A new trade minister and central bank governor were appointed by the communist-run administration in late June after much huffing and puffing. A few emergency steps have prevented some economic issues from getting worse. The nation’s foreign debts have increased to almost $14 billion, or 88% of its GDP .
In addition to the Lao state’s one-third interest in the $5.9 billion China-Laos railway, a mega project that opened in December despite doubts about the line’s financial feasibility, roughly half of that sum is owed to China.
Last year, Vientiane just about managed to meet its yearly debt obligations.

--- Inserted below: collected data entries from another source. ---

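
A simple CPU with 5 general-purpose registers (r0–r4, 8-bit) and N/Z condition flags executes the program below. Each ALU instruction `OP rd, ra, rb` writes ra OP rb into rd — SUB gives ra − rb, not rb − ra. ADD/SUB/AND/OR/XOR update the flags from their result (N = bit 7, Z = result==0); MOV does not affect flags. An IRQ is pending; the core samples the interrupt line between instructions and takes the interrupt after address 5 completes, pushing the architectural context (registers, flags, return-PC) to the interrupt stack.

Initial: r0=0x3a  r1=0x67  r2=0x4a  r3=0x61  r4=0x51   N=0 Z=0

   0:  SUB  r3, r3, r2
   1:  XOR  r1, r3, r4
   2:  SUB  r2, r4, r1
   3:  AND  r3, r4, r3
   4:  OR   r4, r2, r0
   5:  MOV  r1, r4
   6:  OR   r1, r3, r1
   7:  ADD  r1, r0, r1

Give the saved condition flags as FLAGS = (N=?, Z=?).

after  0: r0=0x3a r1=0x67 r2=0x4a r3=0x17 r4=0x51  N=0 Z=0
after  1: r0=0x3a r1=0x46 r2=0x4a r3=0x17 r4=0x51  N=0 Z=0
after  2: r0=0x3a r1=0x46 r2=0x0b r3=0x17 r4=0x51  N=0 Z=0
after  3: r0=0x3a r1=0x46 r2=0x0b r3=0x11 r4=0x51  N=0 Z=0
after  4: r0=0x3a r1=0x46 r2=0x0b r3=0x11 r4=0x3b  N=0 Z=0
after  5: r0=0x3a r1=0x3b r2=0x0b r3=0x11 r4=0x3b  N=0 Z=0
-- IRQ taken; context saved, return-PC = 6 --

FLAGS = (N=0, Z=0)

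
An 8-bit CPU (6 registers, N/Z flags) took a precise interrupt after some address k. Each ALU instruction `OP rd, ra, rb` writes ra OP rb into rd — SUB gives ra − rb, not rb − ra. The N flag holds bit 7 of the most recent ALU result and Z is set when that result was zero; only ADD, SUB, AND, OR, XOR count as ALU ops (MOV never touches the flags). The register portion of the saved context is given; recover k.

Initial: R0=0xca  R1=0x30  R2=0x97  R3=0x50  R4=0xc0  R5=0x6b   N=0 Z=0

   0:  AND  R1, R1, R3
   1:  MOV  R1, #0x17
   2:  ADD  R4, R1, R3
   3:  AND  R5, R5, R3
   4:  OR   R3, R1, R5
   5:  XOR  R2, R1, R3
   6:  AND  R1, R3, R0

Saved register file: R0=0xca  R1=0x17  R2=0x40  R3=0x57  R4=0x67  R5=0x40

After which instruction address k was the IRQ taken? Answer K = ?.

K = 5

after  0: R0=0xca R1=0x10 R2=0x97 R3=0x50 R4=0xc0 R5=0x6b  N=0 Z=0
after  1: R0=0xca R1=0x17 R2=0x97 R3=0x50 R4=0xc0 R5=0x6b  N=0 Z=0
after  2: R0=0xca R1=0x17 R2=0x97 R3=0x50 R4=0x67 R5=0x6b  N=0 Z=0
after  3: R0=0xca R1=0x17 R2=0x97 R3=0x50 R4=0x67 R5=0x40  N=0 Z=0
after  4: R0=0xca R1=0x17 R2=0x97 R3=0x57 R4=0x67 R5=0x40  N=0 Z=0
after  5: R0=0xca R1=0x17 R2=0x40 R3=0x57 R4=0x67 R5=0x40  N=0 Z=0
-- IRQ taken; context saved, return-PC = 6 --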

The World Bank estimates that the Lao state had just that much in foreign reserves at the beginning of this year and that it must now pay that amount in debt servicing every year until 2025. Additionally, it equates to almost half of all domestic money gathered annually.
To restructure the debt that it does not owe to China, Laos might apply to the International Monetary Fund (IMF), which would not have an impact on its financial obligations to Beijing. However, Laos, however, “would almost definitely come under pressure to decrease government expenditure, reduce corruption, and enhance domestic income to receive an IMF rescue.”

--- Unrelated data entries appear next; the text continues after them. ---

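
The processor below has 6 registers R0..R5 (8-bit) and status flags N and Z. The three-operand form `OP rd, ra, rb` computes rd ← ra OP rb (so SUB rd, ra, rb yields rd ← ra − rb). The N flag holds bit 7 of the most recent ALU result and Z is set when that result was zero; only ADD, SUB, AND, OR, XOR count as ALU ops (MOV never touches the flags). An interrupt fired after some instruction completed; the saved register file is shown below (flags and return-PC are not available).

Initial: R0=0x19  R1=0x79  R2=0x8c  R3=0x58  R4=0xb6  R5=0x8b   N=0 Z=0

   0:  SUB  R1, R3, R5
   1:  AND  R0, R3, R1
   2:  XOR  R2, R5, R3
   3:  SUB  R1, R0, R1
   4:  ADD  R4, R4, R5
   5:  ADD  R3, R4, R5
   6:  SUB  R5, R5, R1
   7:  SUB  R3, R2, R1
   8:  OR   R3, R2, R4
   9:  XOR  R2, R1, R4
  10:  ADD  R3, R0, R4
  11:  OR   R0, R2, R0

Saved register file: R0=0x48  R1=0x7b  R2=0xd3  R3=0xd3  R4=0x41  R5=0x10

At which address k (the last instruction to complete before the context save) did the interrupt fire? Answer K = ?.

K = 8

after  0: R0=0x19 R1=0xcd R2=0x8c R3=0x58 R4=0xb6 R5=0x8b  N=1 Z=0
after  1: R0=0x48 R1=0xcd R2=0x8c R3=0x58 R4=0xb6 R5=0x8b  N=0 Z=0
after  2: R0=0x48 R1=0xcd R2=0xd3 R3=0x58 R4=0xb6 R5=0x8b  N=1 Z=0
after  3: R0=0x48 R1=0x7b R2=0xd3 R3=0x58 R4=0xb6 R5=0x8b  N=0 Z=0
after  4: R0=0x48 R1=0x7b R2=0xd3 R3=0x58 R4=0x41 R5=0x8b  N=0 Z=0
after  5: R0=0x48 R1=0x7b R2=0xd3 R3=0xcc R4=0x41 R5=0x8b  N=1 Z=0
after  6: R0=0x48 R1=0x7b R2=0xd3 R3=0xcc R4=0x41 R5=0x10  N=0 Z=0
after  7: R0=0x48 R1=0x7b R2=0xd3 R3=0x58 R4=0x41 R5=0x10  N=0 Z=0
after  8: R0=0x48 R1=0x7b R2=0xd3 R3=0xd3 R4=0x41 R5=0x10  N=1 Z=0
-- IRQ taken; context saved, return-PC = 9 --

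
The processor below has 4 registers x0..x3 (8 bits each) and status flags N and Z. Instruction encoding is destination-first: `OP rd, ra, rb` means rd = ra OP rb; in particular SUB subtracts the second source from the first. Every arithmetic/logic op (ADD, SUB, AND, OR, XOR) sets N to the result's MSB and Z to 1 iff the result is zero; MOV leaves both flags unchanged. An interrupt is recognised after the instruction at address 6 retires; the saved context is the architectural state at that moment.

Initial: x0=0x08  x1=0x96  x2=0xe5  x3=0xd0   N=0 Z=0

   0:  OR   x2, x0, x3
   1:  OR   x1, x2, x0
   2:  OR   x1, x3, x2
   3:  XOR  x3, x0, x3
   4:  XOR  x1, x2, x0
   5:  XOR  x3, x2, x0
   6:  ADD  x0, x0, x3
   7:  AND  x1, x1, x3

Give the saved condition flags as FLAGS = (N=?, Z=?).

after  0: x0=0x08 x1=0x96 x2=0xd8 x3=0xd0  N=1 Z=0
after  1: x0=0x08 x1=0xd8 x2=0xd8 x3=0xd0  N=1 Z=0
after  2: x0=0x08 x1=0xd8 x2=0xd8 x3=0xd0  N=1 Z=0
after  3: x0=0x08 x1=0xd8 x2=0xd8 x3=0xd8  N=1 Z=0
after  4: x0=0x08 x1=0xd0 x2=0xd8 x3=0xd8  N=1 Z=0
after  5: x0=0x08 x1=0xd0 x2=0xd8 x3=0xd0  N=1 Z=0
after  6: x0=0xd8 x1=0xd0 x2=0xd8 x3=0xd0  N=1 Z=0
-- IRQ taken; context saved, return-PC = 7 --

FLAGS = (N=1, Z=0)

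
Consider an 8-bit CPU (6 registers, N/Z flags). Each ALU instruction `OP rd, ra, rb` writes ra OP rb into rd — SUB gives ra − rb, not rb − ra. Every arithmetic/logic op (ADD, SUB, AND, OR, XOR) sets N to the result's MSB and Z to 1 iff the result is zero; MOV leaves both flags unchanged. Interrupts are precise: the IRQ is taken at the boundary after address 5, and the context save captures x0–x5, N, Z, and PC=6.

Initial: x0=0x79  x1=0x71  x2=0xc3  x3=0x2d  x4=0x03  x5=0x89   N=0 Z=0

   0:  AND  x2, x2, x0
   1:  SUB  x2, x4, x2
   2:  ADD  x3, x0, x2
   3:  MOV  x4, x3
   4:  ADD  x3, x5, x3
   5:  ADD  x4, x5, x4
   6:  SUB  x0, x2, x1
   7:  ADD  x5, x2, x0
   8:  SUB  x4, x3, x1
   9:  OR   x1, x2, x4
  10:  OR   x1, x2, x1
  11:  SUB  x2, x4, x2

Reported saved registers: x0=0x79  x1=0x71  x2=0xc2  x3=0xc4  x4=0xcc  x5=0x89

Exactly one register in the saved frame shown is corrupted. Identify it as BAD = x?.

after  0: x0=0x79 x1=0x71 x2=0x41 x3=0x2d x4=0x03 x5=0x89  N=0 Z=0
after  1: x0=0x79 x1=0x71 x2=0xc2 x3=0x2d x4=0x03 x5=0x89  N=1 Z=0
after  2: x0=0x79 x1=0x71 x2=0xc2 x3=0x3b x4=0x03 x5=0x89  N=0 Z=0
after  3: x0=0x79 x1=0x71 x2=0xc2 x3=0x3b x4=0x3b x5=0x89  N=0 Z=0
after  4: x0=0x79 x1=0x71 x2=0xc2 x3=0xc4 x4=0x3b x5=0x89  N=1 Z=0
after  5: x0=0x79 x1=0x71 x2=0xc2 x3=0xc4 x4=0xc4 x5=0x89  N=1 Z=0
-- IRQ taken; context saved, return-PC = 6 --
mismatch: x4: reported 0xcc vs actual 0xc4

BAD = x4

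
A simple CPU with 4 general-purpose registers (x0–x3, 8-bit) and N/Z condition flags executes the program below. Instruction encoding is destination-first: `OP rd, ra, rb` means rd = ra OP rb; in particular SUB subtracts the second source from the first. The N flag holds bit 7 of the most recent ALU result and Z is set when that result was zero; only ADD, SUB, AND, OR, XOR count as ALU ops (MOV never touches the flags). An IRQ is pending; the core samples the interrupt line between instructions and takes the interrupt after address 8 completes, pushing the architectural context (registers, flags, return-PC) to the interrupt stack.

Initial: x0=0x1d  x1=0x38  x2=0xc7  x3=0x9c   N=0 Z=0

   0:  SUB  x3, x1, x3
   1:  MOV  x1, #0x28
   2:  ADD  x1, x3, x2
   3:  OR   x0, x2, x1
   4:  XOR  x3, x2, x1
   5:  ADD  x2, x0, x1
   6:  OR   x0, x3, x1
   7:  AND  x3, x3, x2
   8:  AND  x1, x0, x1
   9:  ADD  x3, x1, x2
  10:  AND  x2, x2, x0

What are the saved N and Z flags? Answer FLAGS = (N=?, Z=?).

FLAGS = (N=0, Z=0)

after  0: x0=0x1d x1=0x38 x2=0xc7 x3=0x9c  N=1 Z=0
after  1: x0=0x1d x1=0x28 x2=0xc7 x3=0x9c  N=1 Z=0
after  2: x0=0x1d x1=0x63 x2=0xc7 x3=0x9c  N=0 Z=0
after  3: x0=0xe7 x1=0x63 x2=0xc7 x3=0x9c  N=1 Z=0
after  4: x0=0xe7 x1=0x63 x2=0xc7 x3=0xa4  N=1 Z=0
after  5: x0=0xe7 x1=0x63 x2=0x4a x3=0xa4  N=0 Z=0
after  6: x0=0xe7 x1=0x63 x2=0x4a x3=0xa4  N=1 Z=0
after  7: x0=0xe7 x1=0x63 x2=0x4a x3=0x00  N=0 Z=1
after  8: x0=0xe7 x1=0x63 x2=0x4a x3=0x00  N=0 Z=0
-- IRQ taken; context saved, return-PC = 9 --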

But up until now, it has refrained from approaching its foreign lenders to renegotiate its debt. It opted to accept fresh loans from Beijing during the COVID-19 epidemic rather than look for help from multilateral lenders.
Alternately, the Lao state may give Chinese investors a bigger interest or more influence in infrastructure projects in place of partial payback. In addition, Laos has also been known to give over state-owned land to Chinese companies in the past in return for debt forgiveness. Renegotiating the payback plan on Chinese terms would be an additional choice. This would probably result in longer payback terms but higher interest rates.